The performance begins with an unasked question, a subtle inquiry in the performers’ gazes, and a small gesture that prompts applause, setting the tone for Silvia Gribaudi’s latest work. As ten dancers from MMCompany enter the stage, their statuesque physiques and confident strides raise questions about the poetic direction Gribaudi will take this time. Known for deconstructing body stereotypes and gender clichés with playful irony, Gribaudi’s compositions challenge conventions and serve as rebellions against predefined models.
In Grand Jeté, the choreographer focuses more decisively on the mechanism of representation, delicately and ironically exploring the relationship between the audience and the stage. The audience is drawn into the energy of movements, the vigor of bodies, the resistance of circular runs, and the courage in leaps. The precision of choreographic designs by the eleven performers dressed in black resonates throughout the show, aiming to establish complicity with the viewers through non-verbal communication.
As the audience oscillates in a perpetual pas de bourrée, uncertain whether to respond to the stage’s prompts, moments of silence create discomfort, introducing a sense of uncertainty akin to facing an inexplicable transformation. Within the choreographic fabric hide subtle teachings: the dance does not need to be explicitly shown; the grand leap is a predisposition to life, and some days you may feel like number 4, knowing the count starts from 5, 6, 7, 8—it’s still a beginning.
Grand Jeté metaphorically invites the audience to leap, leaving behind judgments and fixed positions, urging them to surrender to the spectacle’s vision. It challenges viewers to soften roles and expectations, fostering a parallel educational and political dimension in the performance.
Silvia Gribaudi’s mastery in communication, coupled with comedic flair and virtuosic maneuvers, transforms Grand Jeté into a joyful exploration. The collaboration with the MM Contemporary Dance Company, led by Michele Merola, marks a unique moment in Italian dance history, breaking new ground by merging two distinct companies.

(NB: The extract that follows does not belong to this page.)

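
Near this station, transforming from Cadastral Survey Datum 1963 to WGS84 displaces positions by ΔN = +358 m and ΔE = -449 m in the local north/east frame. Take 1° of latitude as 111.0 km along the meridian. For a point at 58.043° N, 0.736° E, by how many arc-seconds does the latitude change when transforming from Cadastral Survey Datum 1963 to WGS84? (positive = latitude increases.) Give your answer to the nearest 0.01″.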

The choice to center the performance around classical ballet, with its deep-rooted presence in the collective imagination, allows Gribaudi to playfully and seriously delve into the meanings hidden in these terms. The collaboration with composer Matteo Franceschini adds another layer of complexity, as he navigates the challenging task of engaging with the classical repertoire while creating an original score.
Grand Jeté was born during a period of pandemic-induced crisis in the arts, representing a historic collaboration between two renowned companies, Merola’s and Gribaudi’s ZEBRA. The performance not only showcases the talent of young Italian dancers but also emphasizes the resilience and passion within the cultural and dance community.

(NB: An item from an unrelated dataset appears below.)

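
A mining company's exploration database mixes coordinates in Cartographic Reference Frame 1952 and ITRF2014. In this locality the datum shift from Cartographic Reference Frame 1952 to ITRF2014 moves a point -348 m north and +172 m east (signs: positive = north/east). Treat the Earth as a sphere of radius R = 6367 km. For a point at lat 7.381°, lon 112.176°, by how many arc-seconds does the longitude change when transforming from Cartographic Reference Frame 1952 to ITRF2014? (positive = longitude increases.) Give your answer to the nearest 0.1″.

Δλ = 5.6″

At latitude 7.381°, cos φ = 0.991714.
One radian of longitude at latitude φ spans R cos φ, so Δλ = ΔE / (R cos φ) = 172.0 / (6367000 × 0.991714) = 2.7240e-05 rad = 5.619″.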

Silvia Gribaudi’s presence on stage alongside these dancers of varying ages, bodies, and lives speaks to a shared passion that allows them to give their all in the moment, encouraging the audience to experience a shift in perception. In the end, the beauty of dance lies in activating the body, and the grand jeté is nothing less than a profound breath.
Grand Jeté invites us to leap metaphorically, challenging us to abandon predetermined judgments and positions, urging us to shift our perspective. The beauty of dance, as Gribaudi emphasizes, lies in activating the body, and the grand jeté serves as a powerful metaphor for taking that significant breath and making a profound leap forward in our spectatorship and, by extension, in our lives.